Five years ago when Healy decided to join her husband on his weekend jaunts, she automatically became Moon's wife.
"When we are re-enacting we attempt to do everything 'period correct' from how we dress, to how we cook, talk and live," Healy explained. "We eat lots of rice and beans cooked over a campfire in cast iron implements. Rich even sleeps in a canvas tent on a mattress stuffed with straw. I go to a nearby hotel."
But she does wear 20 to 25 pounds of clothing in the form of a corset, several slips, a chemise, thigh-high cotton socks, hoops, laced-up boots, a bonnet and a dress. Most of the "underpinnings" she made herself. The dresses are usually purchased from a "suttler" at a re-enactment or online and, according to Healy, they are "pretty authentic."

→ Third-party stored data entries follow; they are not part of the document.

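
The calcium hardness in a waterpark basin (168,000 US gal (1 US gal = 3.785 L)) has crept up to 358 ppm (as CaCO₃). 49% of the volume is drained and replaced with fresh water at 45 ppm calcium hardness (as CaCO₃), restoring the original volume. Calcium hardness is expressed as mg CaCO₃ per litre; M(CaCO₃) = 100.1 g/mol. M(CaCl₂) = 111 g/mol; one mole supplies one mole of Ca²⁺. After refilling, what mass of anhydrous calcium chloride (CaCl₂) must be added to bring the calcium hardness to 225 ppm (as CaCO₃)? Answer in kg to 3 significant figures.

Volume: 168,000 US gal × 3.785 L/gal = 635,880 L.
After draining 49% and refilling: 358 × 0.51 + 45 × 0.49 = 204.63 ppm.
Deficit to target: 225 − 204.63 = 20.37 mg/L.
As CaCO₃: 20.37 mg/L × 635,880 L = 12,950 g; ÷ 100.1 = 129.4 mol Ca²⁺.
Mass: 129.4 × 111 = 14,360 g.

14.4 kg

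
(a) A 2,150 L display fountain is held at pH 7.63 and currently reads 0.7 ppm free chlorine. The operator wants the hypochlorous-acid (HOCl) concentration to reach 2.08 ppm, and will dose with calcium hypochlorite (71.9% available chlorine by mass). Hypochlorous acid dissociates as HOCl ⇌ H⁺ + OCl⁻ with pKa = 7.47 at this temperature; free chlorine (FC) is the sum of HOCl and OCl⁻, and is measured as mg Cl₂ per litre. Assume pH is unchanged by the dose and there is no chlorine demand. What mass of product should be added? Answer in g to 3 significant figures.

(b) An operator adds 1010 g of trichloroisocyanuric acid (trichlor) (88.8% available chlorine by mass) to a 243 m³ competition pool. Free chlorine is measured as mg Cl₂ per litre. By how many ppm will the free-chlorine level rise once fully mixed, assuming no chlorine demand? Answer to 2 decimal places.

(a) [OCl⁻]/[HOCl] = 10^(pH − pKa) = 10^(7.63 − 7.47) = 1.445; fraction as HOCl = 1/(1 + 1.445) = 0.4089.
(a) Free chlorine required for 2.08 ppm HOCl: 2.08 / 0.4089 = 5.087 ppm.
(a) FC to add: 5.087 − 0.7 = 4.387 mg/L as Cl₂.
(a) Cl₂ equivalent: 4.387 mg/L × 2,150 L = 9.431 g.
(a) Product at 71.9% available Cl: 9.431 / 0.719 = 13.12 g.

(b) Volume: 243 m³ = 243,000 L.
(b) Available chlorine delivered: 1010 g × 0.888 = 896.9 g as Cl₂.
(b) Concentration rise: 896.9 g / 243,000 L = 3.691 mg/L = 3.69 ppm.

(a) 13.1 g; (b) 3.69 ppm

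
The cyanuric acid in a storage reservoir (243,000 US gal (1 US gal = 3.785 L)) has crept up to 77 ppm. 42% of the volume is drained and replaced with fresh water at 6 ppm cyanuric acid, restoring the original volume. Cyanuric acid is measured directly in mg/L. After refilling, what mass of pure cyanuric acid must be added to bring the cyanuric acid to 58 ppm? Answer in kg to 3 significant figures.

9.95 kg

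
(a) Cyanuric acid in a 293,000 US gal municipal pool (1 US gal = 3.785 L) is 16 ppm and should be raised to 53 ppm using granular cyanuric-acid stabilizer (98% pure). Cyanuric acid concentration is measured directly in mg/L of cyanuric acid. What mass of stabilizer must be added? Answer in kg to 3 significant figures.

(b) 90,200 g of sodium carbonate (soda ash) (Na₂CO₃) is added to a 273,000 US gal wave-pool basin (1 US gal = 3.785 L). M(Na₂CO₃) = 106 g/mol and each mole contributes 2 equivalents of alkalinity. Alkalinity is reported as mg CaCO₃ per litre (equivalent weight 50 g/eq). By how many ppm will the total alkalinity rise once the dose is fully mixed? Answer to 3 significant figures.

(a) 41.9 kg; (b) 82.4 ppm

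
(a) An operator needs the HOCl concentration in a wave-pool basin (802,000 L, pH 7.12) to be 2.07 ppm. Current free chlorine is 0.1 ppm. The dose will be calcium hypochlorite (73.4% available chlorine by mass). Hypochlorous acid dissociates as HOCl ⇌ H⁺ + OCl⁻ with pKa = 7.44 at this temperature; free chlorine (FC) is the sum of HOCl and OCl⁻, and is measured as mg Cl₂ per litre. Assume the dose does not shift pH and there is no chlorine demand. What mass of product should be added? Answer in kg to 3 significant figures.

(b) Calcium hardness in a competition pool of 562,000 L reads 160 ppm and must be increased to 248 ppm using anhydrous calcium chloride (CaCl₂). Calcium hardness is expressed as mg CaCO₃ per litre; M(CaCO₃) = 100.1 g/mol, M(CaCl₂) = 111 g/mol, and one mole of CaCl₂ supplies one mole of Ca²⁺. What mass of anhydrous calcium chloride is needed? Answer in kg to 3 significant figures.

(a) 3.24 kg; (b) 54.8 kg

(a) [OCl⁻]/[HOCl] = 10^(pH − pKa) = 10^(7.12 − 7.44) = 0.4786; fraction as HOCl = 1/(1 + 0.4786) = 0.6763.
(a) Free chlorine required for 2.07 ppm HOCl: 2.07 / 0.6763 = 3.061 ppm.
(a) FC to add: 3.061 − 0.1 = 2.961 mg/L as Cl₂.
(a) Cl₂ equivalent: 2.961 mg/L × 802,000 L = 2375 g.
(a) Product at 73.4% available Cl: 2375 / 0.734 = 3235 g.

(b) Hardness to add: (248 − 160) = 88 mg/L as CaCO₃ × 562,000 L = 49,460 g as CaCO₃.
(b) Moles of Ca²⁺ (1 mol Ca²⁺ ≡ 1 mol CaCO₃): 49,460 / 100.1 g/mol = 494.1 mol.
(b) Mass of CaCl₂: 494.1 × 111 = 54,840 g.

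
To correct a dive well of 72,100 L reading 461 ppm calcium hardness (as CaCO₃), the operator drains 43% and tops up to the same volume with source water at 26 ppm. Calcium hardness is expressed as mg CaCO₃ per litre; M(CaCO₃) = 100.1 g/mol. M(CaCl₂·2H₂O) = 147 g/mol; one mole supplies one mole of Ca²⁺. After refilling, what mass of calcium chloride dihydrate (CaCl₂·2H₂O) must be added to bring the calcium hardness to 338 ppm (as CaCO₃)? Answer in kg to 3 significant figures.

6.78 kg

After draining 43% and refilling: 461 × 0.57 + 26 × 0.43 = 273.95 ppm.
Deficit to target: 338 − 273.95 = 64.05 mg/L.
As CaCO₃: 64.05 mg/L × 72,100 L = 4618 g; ÷ 100.1 = 46.13 mol Ca²⁺.
Mass: 46.13 × 147 = 6782 g.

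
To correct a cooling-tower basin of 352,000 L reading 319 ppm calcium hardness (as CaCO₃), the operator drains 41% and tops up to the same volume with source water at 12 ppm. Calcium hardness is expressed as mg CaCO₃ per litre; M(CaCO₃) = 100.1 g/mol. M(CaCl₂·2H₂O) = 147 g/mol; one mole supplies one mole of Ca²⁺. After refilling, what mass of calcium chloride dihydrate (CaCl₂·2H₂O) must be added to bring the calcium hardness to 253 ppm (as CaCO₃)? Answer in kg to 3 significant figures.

30.9 kg

After draining 41% and refilling: 319 × 0.59 + 12 × 0.41 = 193.13 ppm.
Deficit to target: 253 − 193.13 = 59.87 mg/L.
As CaCO₃: 59.87 mg/L × 352,000 L = 21,070 g; ÷ 100.1 = 210.5 mol Ca²⁺.
Mass: 210.5 × 147 = 30,950 g.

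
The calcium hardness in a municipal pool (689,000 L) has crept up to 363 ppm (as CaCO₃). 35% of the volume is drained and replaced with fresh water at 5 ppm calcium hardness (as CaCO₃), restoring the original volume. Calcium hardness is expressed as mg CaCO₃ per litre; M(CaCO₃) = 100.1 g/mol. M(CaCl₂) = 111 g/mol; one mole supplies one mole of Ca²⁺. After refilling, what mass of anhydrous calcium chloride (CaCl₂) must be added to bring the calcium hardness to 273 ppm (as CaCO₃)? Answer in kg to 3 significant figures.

27.0 kg

After draining 35% and refilling: 363 × 0.65 + 5 × 0.35 = 237.7 ppm.
Deficit to target: 273 − 237.7 = 35.3 mg/L.
As CaCO₃: 35.3 mg/L × 689,000 L = 24,320 g; ÷ 100.1 = 243 mol Ca²⁺.
Mass: 243 × 111 = 26,970 g.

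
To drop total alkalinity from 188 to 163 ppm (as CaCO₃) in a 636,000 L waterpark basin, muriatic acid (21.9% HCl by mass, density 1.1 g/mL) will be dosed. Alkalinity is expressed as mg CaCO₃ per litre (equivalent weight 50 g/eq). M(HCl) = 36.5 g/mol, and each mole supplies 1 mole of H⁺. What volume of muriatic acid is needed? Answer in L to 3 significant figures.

48.2 L

Alkalinity to neutralize: (188 − 163) = 25 mg/L as CaCO₃ × 636,000 L = 15,900 g as CaCO₃.
Equivalents of H⁺ required: 15,900 ÷ 50 g/eq = 318 eq = 318 mol HCl.
Mass of HCl: 318 × 36.5 = 11,610 g.
Mass of 21.9% solution: 11,610 / 0.219 = 53,000 g.
Volume: 53,000 g ÷ 1.1 g/mL = 48,180 mL.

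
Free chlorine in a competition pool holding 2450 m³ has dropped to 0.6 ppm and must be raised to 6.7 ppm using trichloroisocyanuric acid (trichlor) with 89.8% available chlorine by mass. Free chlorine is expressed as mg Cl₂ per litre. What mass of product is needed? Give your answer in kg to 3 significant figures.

16.6 kg

Volume: 2450 m³ = 2,450,000 L.
Chlorine deficit: 6.7 − 0.6 = 6.1 ppm = 6.1 mg/L as Cl₂.
Cl₂ equivalent needed: 6.1 mg/L × 2,450,000 L = 14,940,000 mg = 14,940 g.
Product at 89.8% available chlorine: 14,940 / 0.898 = 16,640 g.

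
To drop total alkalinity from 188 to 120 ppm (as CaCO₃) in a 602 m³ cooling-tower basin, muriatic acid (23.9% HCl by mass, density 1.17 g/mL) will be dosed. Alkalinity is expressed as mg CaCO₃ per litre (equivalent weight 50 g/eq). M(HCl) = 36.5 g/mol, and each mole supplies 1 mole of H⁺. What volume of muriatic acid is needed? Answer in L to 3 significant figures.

107 L

Volume: 602 m³ = 602,000 L.
Alkalinity to neutralize: (188 − 120) = 68 mg/L as CaCO₃ × 602,000 L = 40,940 g as CaCO₃.
Equivalents of H⁺ required: 40,940 ÷ 50 g/eq = 818.7 eq = 818.7 mol HCl.
Mass of HCl: 818.7 × 36.5 = 29,880 g.
Mass of 23.9% solution: 29,880 / 0.239 = 125,000 g.
Volume: 125,000 g ÷ 1.17 g/mL = 106,900 mL.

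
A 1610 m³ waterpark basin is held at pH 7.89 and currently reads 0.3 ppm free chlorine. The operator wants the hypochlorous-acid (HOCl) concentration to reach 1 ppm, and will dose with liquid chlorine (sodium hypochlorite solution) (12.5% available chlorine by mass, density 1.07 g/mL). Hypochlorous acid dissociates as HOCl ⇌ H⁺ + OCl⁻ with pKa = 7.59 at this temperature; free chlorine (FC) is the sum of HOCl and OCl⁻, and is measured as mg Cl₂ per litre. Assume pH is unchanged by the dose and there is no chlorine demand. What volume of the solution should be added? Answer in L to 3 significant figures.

32.4 L

Volume: 1610 m³ = 1,610,000 L.
[OCl⁻]/[HOCl] = 10^(pH − pKa) = 10^(7.89 − 7.59) = 1.995; fraction as HOCl = 1/(1 + 1.995) = 0.3339.
Free chlorine required for 1 ppm HOCl: 1 / 0.3339 = 2.995 ppm.
FC to add: 2.995 − 0.3 = 2.695 mg/L as Cl₂.
Cl₂ equivalent: 2.695 mg/L × 1,610,000 L = 4339 g.
Product at 12.5% available Cl: 4339 / 0.125 = 34,710 g.
Volume: 34,710 g ÷ 1.07 g/mL = 32,440 mL.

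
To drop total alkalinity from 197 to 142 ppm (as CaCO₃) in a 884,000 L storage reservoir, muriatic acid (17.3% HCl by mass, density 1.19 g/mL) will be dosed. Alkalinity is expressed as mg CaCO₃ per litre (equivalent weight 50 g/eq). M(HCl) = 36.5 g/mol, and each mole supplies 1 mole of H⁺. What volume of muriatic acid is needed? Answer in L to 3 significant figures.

172 L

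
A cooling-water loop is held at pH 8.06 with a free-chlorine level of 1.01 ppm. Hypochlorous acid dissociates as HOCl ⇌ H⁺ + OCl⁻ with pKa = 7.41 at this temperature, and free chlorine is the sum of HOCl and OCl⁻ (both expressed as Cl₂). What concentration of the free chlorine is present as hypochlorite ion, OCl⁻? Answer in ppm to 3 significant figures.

[OCl⁻]/[HOCl] = 10^(pH − pKa) = 10^(8.06 − 7.41) = 10^0.65 = 4.467.
Fraction as HOCl = 1 / (1 + 4.467) = 0.1829.
OCl⁻ = (1 − 0.1829) × 1.01 ppm = 0.8252 ppm.

0.825 ppm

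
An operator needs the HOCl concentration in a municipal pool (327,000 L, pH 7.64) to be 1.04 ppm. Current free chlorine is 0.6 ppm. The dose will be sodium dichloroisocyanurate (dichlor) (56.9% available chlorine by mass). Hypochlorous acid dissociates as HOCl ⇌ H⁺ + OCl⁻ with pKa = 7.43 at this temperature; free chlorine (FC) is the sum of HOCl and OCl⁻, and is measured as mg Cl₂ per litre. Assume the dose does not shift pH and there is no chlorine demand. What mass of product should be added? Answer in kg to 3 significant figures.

1.22 kg

[OCl⁻]/[HOCl] = 10^(pH − pKa) = 10^(7.64 − 7.43) = 1.622; fraction as HOCl = 1/(1 + 1.622) = 0.3814.
Free chlorine required for 1.04 ppm HOCl: 1.04 / 0.3814 = 2.727 ppm.
FC to add: 2.727 − 0.6 = 2.127 mg/L as Cl₂.
Cl₂ equivalent: 2.127 mg/L × 327,000 L = 695.4 g.
Product at 56.9% available Cl: 695.4 / 0.569 = 1222 g.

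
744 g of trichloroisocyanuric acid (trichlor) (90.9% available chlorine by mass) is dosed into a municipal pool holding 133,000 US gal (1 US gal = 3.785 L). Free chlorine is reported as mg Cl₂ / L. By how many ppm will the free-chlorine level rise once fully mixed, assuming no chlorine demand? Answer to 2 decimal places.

1.34 ppm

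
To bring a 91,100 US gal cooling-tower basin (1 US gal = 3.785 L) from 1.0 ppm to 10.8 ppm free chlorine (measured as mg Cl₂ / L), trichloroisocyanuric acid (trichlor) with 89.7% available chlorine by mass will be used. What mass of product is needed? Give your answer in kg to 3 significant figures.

3.77 kg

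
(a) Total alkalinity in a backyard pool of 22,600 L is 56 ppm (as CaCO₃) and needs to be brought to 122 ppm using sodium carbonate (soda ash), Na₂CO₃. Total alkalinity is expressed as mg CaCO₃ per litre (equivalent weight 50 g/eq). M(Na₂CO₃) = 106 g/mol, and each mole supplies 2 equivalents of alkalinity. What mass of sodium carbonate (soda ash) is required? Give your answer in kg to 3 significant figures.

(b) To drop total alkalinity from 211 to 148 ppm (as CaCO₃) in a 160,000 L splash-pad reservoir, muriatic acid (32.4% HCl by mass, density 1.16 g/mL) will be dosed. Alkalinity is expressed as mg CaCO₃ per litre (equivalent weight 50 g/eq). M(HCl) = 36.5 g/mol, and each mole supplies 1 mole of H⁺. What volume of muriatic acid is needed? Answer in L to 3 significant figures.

(a) Alkalinity to add: (122 − 56) = 66 mg/L as CaCO₃ × 22,600 L = 1492 g as CaCO₃.
(a) Equivalents: 1492 g ÷ 50 g/eq = 29.83 eq.
(a) Each mole of Na₂CO₃ supplies 2 eq, so 29.83 / 2 = 14.92 mol.
(a) Mass: 14.92 mol × 106 g/mol = 1581 g.

(b) Alkalinity to neutralize: (211 − 148) = 63 mg/L as CaCO₃ × 160,000 L = 10,080 g as CaCO₃.
(b) Equivalents of H⁺ required: 10,080 ÷ 50 g/eq = 201.6 eq = 201.6 mol HCl.
(b) Mass of HCl: 201.6 × 36.5 = 7358 g.
(b) Mass of 32.4% solution: 7358 / 0.324 = 22,710 g.
(b) Volume: 22,710 g ÷ 1.16 g/mL = 19,580 mL.

(a) 1.58 kg; (b) 19.6 L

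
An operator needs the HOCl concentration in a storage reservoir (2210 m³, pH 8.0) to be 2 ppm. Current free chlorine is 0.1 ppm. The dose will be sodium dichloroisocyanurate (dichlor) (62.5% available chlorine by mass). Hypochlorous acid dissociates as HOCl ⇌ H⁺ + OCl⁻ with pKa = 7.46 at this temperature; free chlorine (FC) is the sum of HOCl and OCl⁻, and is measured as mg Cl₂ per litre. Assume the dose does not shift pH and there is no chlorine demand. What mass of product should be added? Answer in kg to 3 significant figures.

31.2 kg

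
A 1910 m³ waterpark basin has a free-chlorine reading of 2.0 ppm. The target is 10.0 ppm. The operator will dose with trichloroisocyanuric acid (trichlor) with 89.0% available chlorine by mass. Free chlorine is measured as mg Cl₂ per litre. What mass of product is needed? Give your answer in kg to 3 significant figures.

17.2 kg

Volume: 1910 m³ = 1,910,000 L.
Chlorine deficit: 10.0 − 2.0 = 8 ppm = 8 mg/L as Cl₂.
Cl₂ equivalent needed: 8 mg/L × 1,910,000 L = 15,280,000 mg = 15,280 g.
Product at 89.0% available chlorine: 15,280 / 0.89 = 17,170 g.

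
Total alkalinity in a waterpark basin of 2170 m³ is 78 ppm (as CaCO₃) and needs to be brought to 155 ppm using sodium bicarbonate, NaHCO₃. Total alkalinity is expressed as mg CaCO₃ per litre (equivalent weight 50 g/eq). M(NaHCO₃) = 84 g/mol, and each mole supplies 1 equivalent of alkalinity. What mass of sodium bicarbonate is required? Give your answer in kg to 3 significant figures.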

And she takes pride in speaking with the correct Tennessee twang of the time. Healy is interested in linguistics, so she painstakingly researched the accents, which were distinctive by state.
"I was not the historian. Rich was. I always thought that history was dry when it was in a textbook but these re-enactments are living history and are wonderful to watch. I love seeing the looks on the kids' faces and talking to the spectators about everything from cooking and food back then, to what it was like to be a woman, to why a Southern farmer who didn't own slaves was willing to fight," Healy said.
"For farmers like Moon, the war was more about states' rights and protecting their own land than it was about slavery," she explained.
"My goal is to inspire an interest in history among those I meet so, for instance, when I talk to girls of 13 or 14 I make sure they understand that if they had lived 150 years ago, they would probably already be married and they would have had two or three children by the time they were 16. I really try to give them a feel for what their life would have been like if they had lived during the Civil War," Healy stated.
Child programming volunteer/Visitor to homebound seniors
When you ask the Rev. Jim Ilten of Lombard when he retired, he has to smile. He retired as pastor of Lombard's St. John Lutheran Church in 1997. But then he worked for seven years as an interim pastor at churches in Waukegan, Bartlett and Burlington. In 2004 he was called back to be pastor emeritus at St. John and in that capacity, he ministered to 40 homebound seniors each month for eight years. Late last year, he retired again.
Now the 80-year-old only visits five homebound seniors each month -- as a volunteer -- because he trained six other volunteers from the church to take his place.
"As long as the Lord gives me breath, I will use my gifts to help other people," Ilten explained.
That is why he maintains such an active and varied schedule. Much of his work continues to be with seniors. He conducts Lutheran worship services at five senior communities in Lombard, Clarendon Hills and nearby communities each week. He also visits his five remaining homebound seniors and plans social and volunteer activities for the St. John Lutheran Senior Ministry Action Team.
Ilten has also been a member of the Tri-Town YMCA board of directors since 1995, serving several terms as president. In his capacity as board member, he helps sell Christmas trees each December and volunteers in the after-school "Pull Your Own Weight" chin-up, strength-training program that the YMCA runs for third and fourth graders, in conjunction with Pleasant Hill School. He has also supervised games two or three times at the after school events sponsored by the "Healthy Lombard" initiative, of which the Tri-Town YMCA is a part.
"Project Tutor" at Schafer School is the latest beneficiary of Ilten's time. He works with first-graders at the school every Tuesday morning, helping them with their reading, math or whatever the teacher assigns.
"Since I usually work with seniors, the kids are a fun change. I really enjoy tutoring them and helping them become more healthy and active," Ilten explained.